Matthew 13:31-33, 44-52
Presented July 27, 2008, by J.D. Kline
The Eleventh Sunday after Pentecost
Years ago, as our family traveled several times a year from Fort Wayne to eastern Pennsylvania for visits with extended family, we became accustomed to our children asking a common question, Are we there yet? My memory is that we were seldom far from our driveway before the questioning began. And I rather suspect that there are few parents of growing children here this morning who have not encountered this very same question, Are we there yet?, whether the trip is across town or across country.
Truth be told, while our children may verbalize the question far more frequently, the asking of this question is not limited to our early years of life. In the spiritual journey, the kingdom or realm of God often seems elusive, so much so that we sometimes question whether the vision of kingdom living is a genuine possibility at all; we wonder if there is any sense in which we arrive at our destination. The coming of that day when justice and peace prevail, when all manner of people gather at the Lord’s table, when nations no longer teach the ways of war and violence, when we fully embody the compassionate and self-giving way of living Jesus envisioned when proclaiming life in the kingdom of God—all of this seems far from our reach, and the question, Are we there yet?, may well become for us something of a lament.

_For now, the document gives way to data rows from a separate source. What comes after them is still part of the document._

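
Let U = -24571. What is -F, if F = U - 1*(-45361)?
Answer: -20790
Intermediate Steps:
F = 20790 (F = -24571 - 1*(-45361) = -24571 + 45361 = 20790)
-F = -1*20790 = -20790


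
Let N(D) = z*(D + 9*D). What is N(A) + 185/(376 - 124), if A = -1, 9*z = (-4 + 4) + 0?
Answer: 185/252 ≈ 0.73413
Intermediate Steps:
z = 0 (z = ((-4 + 4) + 0)/9 = (0 + 0)/9 = (1/9)*0 = 0)
N(D) = 0 (N(D) = 0*(D + 9*D) = 0*(10*D) = 0)
N(A) + 185/(376 - 124) = 0 + 185/(376 - 124) = 0 + 185/252 = 185/252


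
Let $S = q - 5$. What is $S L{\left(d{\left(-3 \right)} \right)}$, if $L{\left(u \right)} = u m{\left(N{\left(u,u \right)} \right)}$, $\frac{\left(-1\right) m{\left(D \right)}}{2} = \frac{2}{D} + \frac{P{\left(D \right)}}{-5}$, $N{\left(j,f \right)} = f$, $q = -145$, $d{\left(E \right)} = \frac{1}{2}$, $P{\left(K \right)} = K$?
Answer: $585$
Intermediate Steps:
$d{\left(E \right)} = \frac{1}{2}$
$m{\left(D \right)} = - \frac{4}{D} + \frac{2 D}{5}$ ($m{\left(D \right)} = - 2 \left(\frac{2}{D} + \frac{D}{-5}\right) = - 2 \left(\frac{2}{D} + D \left(- \frac{1}{5}\right)\right) = - 2 \left(\frac{2}{D} - \frac{D}{5}\right) = - \frac{4}{D} + \frac{2 D}{5}$)
$S = -150$ ($S = -145 - 5 = -150$)
$L{\left(u \right)} = u \left(- \frac{4}{u} + \frac{2 u}{5}\right)$
$S L{\left(d{\left(-3 \right)} \right)} = - 150 \left(-4 + \frac{2}{5 \cdot 4}\right) = - 150 \left(-4 + \frac{2}{5} \cdot \frac{1}{4}\right) = - 150 \left(-4 + \frac{1}{10}\right) = \left(-150\right) \left(- \frac{39}{10}\right) = 585$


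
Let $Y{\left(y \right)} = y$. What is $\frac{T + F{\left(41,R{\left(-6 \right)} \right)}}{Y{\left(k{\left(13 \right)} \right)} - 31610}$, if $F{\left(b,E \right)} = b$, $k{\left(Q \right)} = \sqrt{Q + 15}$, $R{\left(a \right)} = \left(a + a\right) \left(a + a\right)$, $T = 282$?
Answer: $- \frac{5105015}{499596036} - \frac{323 \sqrt{7}}{499596036} \approx -0.01022$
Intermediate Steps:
$R{\left(a \right)} = 4 a^{2}$ ($R{\left(a \right)} = 2 a 2 a = 4 a^{2}$)
$k{\left(Q \right)} = \sqrt{15 + Q}$
$\frac{T + F{\left(41,R{\left(-6 \right)} \right)}}{Y{\left(k{\left(13 \right)} \right)} - 31610} = \frac{282 + 41}{\sqrt{15 + 13} - 31610} = \frac{323}{\sqrt{28} - 31610} = \frac{323}{2 \sqrt{7} - 31610} = \frac{323}{-31610 + 2 \sqrt{7}}$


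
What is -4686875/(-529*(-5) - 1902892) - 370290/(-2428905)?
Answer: 805841105567/307701295969 ≈ 2.6189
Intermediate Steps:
-4686875/(-529*(-5) - 1902892) - 370290/(-2428905) = -4686875/(2645 - 1902892) - 370290*(-1/2428905) = -4686875/(-1900247) + 24686/161927 = -4686875*(-1/1900247) + 24686/161927 = 4686875/1900247 + 24686/161927 = 805841105567/307701295969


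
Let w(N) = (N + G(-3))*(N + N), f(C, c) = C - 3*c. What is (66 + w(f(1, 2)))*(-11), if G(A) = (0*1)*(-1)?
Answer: -1276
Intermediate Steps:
G(A) = 0 (G(A) = 0*(-1) = 0)
w(N) = 2*N² (w(N) = (N + 0)*(N + N) = N*(2*N) = 2*N²)
(66 + w(f(1, 2)))*(-11) = (66 + 2*(1 - 3*2)²)*(-11) = (66 + 2*(1 - 6)²)*(-11) = (66 + 2*(-5)²)*(-11) = (66 + 2*25)*(-11) = (66 + 50)*(-11) = 116*(-11) = -1276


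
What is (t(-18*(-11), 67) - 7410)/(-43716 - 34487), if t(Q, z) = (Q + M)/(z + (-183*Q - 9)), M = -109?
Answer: 268064249/2829071728 ≈ 0.094753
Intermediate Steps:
t(Q, z) = (-109 + Q)/(-9 + z - 183*Q) (t(Q, z) = (Q - 109)/(z + (-183*Q - 9)) = (-109 + Q)/(z + (-9 - 183*Q)) = (-109 + Q)/(-9 + z - 183*Q))
(t(-18*(-11), 67) - 7410)/(-43716 - 34487) = ((109 - (-18)*(-11))/(9 - 1*67 + 183*(-18*(-11))) - 7410)/(-43716 - 34487) = ((109 - 1*198)/(9 - 67 + 183*198) - 7410)/(-78203) = ((109 - 198)/(9 - 67 + 36234) - 7410)*(-1/78203) = (-89/36176 - 7410)*(-1/78203) = -268064249/36176*(-1/78203) = 268064249/2829071728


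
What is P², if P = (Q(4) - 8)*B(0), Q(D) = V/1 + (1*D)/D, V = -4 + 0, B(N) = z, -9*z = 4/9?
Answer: 1936/6561 ≈ 0.29508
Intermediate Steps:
z = -4/81 (z = -4/(9*9) = -⅑*4/9 = -4/81 ≈ -0.049383)
B(N) = -4/81
V = -4
Q(D) = -3 (Q(D) = -4/1 + (1*D)/D = -4*1 + D/D = -4 + 1 = -3)
P = 44/81 (P = (-3 - 8)*(-4/81) = -11*(-4/81) = 44/81 ≈ 0.54321)
P² = (44/81)² = 1936/6561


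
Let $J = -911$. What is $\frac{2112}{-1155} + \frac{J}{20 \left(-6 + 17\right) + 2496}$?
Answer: $- \frac{29387}{13580} \approx -2.164$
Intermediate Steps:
$\frac{2112}{-1155} + \frac{J}{20 \left(-6 + 17\right) + 2496} = \frac{2112}{-1155} - \frac{911}{20 \left(-6 + 17\right) + 2496} = 2112 \left(- \frac{1}{1155}\right) - \frac{911}{20 \cdot 11 + 2496} = - \frac{64}{35} - \frac{911}{220 + 2496} = - \frac{64}{35} - \frac{911}{2716} = - \frac{29387}{13580}$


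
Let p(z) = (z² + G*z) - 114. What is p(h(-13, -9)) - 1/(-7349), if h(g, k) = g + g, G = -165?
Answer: 35657349/7349 ≈ 4852.0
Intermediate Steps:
h(g, k) = 2*g
p(z) = -114 + z² - 165*z (p(z) = (z² - 165*z) - 114 = -114 + z² - 165*z)
p(h(-13, -9)) - 1/(-7349) = (-114 + (2*(-13))² - 330*(-13)) - 1/(-7349) = (-114 + (-26)² - 165*(-26)) - 1*(-1/7349) = (-114 + 676 + 4290) + 1/7349 = 4852 + 1/7349 = 35657349/7349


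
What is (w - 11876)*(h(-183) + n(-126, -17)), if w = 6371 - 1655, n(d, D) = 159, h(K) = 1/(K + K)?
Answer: -208330940/183 ≈ -1.1384e+6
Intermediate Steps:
h(K) = 1/(2*K)
w = 4716
(w - 11876)*(h(-183) + n(-126, -17)) = (4716 - 11876)*((½)/(-183) + 159) = -7160*((½)*(-1/183) + 159) = -7160*(-1/366 + 159) = -7160*58193/366 = -208330940/183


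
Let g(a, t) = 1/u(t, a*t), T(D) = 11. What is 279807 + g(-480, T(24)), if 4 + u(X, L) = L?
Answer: 1478500187/5284 ≈ 2.7981e+5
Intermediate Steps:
u(X, L) = -4 + L
g(a, t) = 1/(-4 + a*t)
279807 + g(-480, T(24)) = 279807 + 1/(-4 - 480*11) = 279807 + 1/(-4 - 5280) = 279807 + 1/(-5284) = 279807 - 1/5284 = 1478500187/5284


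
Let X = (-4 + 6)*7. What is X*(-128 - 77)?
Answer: -2870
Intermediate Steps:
X = 14 (X = 2*7 = 14)
X*(-128 - 77) = 14*(-128 - 77) = 14*(-205) = -2870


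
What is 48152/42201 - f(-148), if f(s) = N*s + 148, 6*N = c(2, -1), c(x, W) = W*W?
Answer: -5156638/42201 ≈ -122.19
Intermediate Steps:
c(x, W) = W²
N = ⅙ (N = (⅙)*(-1)² = (⅙)*1 = ⅙ ≈ 0.16667)
f(s) = 148 + s/6 (f(s) = s/6 + 148 = 148 + s/6)
48152/42201 - f(-148) = 48152/42201 - (148 + (⅙)*(-148)) = 48152*(1/42201) - (148 - 74/3) = 48152/42201 - 1*370/3 = 48152/42201 - 370/3 = -5156638/42201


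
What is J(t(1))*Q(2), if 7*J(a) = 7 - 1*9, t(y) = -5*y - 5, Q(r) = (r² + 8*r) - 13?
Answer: -2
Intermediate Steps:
Q(r) = -13 + r² + 8*r
t(y) = -5 - 5*y
J(a) = -2/7 (J(a) = (7 - 1*9)/7 = (7 - 9)/7 = (⅐)*(-2) = -2/7)
J(t(1))*Q(2) = -2*(-13 + 2² + 8*2)/7 = -2*(-13 + 4 + 16)/7 = -2/7*7 = -2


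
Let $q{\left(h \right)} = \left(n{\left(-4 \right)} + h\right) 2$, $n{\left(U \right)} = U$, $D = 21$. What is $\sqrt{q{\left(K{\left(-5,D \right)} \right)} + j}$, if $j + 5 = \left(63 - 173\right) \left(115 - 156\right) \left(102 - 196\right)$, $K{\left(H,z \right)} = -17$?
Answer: $i \sqrt{423987} \approx 651.14 i$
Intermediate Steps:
$q{\left(h \right)} = -8 + 2 h$ ($q{\left(h \right)} = \left(-4 + h\right) 2 = -8 + 2 h$)
$j = -423945$ ($j = -5 + \left(63 - 173\right) \left(115 - 156\right) \left(102 - 196\right) = -5 + \left(-110\right) \left(-41\right) \left(-94\right) = -5 + 4510 \left(-94\right) = -5 - 423940 = -423945$)
$\sqrt{q{\left(K{\left(-5,D \right)} \right)} + j} = \sqrt{\left(-8 + 2 \left(-17\right)\right) - 423945} = \sqrt{\left(-8 - 34\right) - 423945} = \sqrt{-42 - 423945} = \sqrt{-423987} = i \sqrt{423987}$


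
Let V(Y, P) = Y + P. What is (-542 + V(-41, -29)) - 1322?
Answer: -1934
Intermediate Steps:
V(Y, P) = P + Y
(-542 + V(-41, -29)) - 1322 = (-542 + (-29 - 41)) - 1322 = (-542 - 70) - 1322 = -612 - 1322 = -1934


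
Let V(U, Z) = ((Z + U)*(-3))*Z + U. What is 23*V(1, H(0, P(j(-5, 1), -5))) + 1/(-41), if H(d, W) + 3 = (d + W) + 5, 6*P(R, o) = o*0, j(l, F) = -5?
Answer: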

How long, O Lord?, the psalmist cries out on a number of occasions. “Be gracious to me, O Lord, for I am languishing,” cries the writer of Psalm 6. “My soul is struck with terror, while you, O Lord—how long?” The sense of the question is Where are you, God? Are you listening at all? The thirteenth psalm begins with a similar cry, “How long, O Lord? Will you forget me forever? How long will you hide your face from me? How long must I bear pain in my soul, and have sorrow in my heart all day long? How long shall my enemy be exalted over me?” (13:1-2). And in a plea for justice for the weak, the orphan, and the forgotten, the writer of the eighty-second psalm complains that it is as if God favors those who manifest evil. “How long will you judge unjustly and show partiality to the wicked? . . . Rescue the weak and the needy; deliver them from the hand of the wicked” (82:2, 4).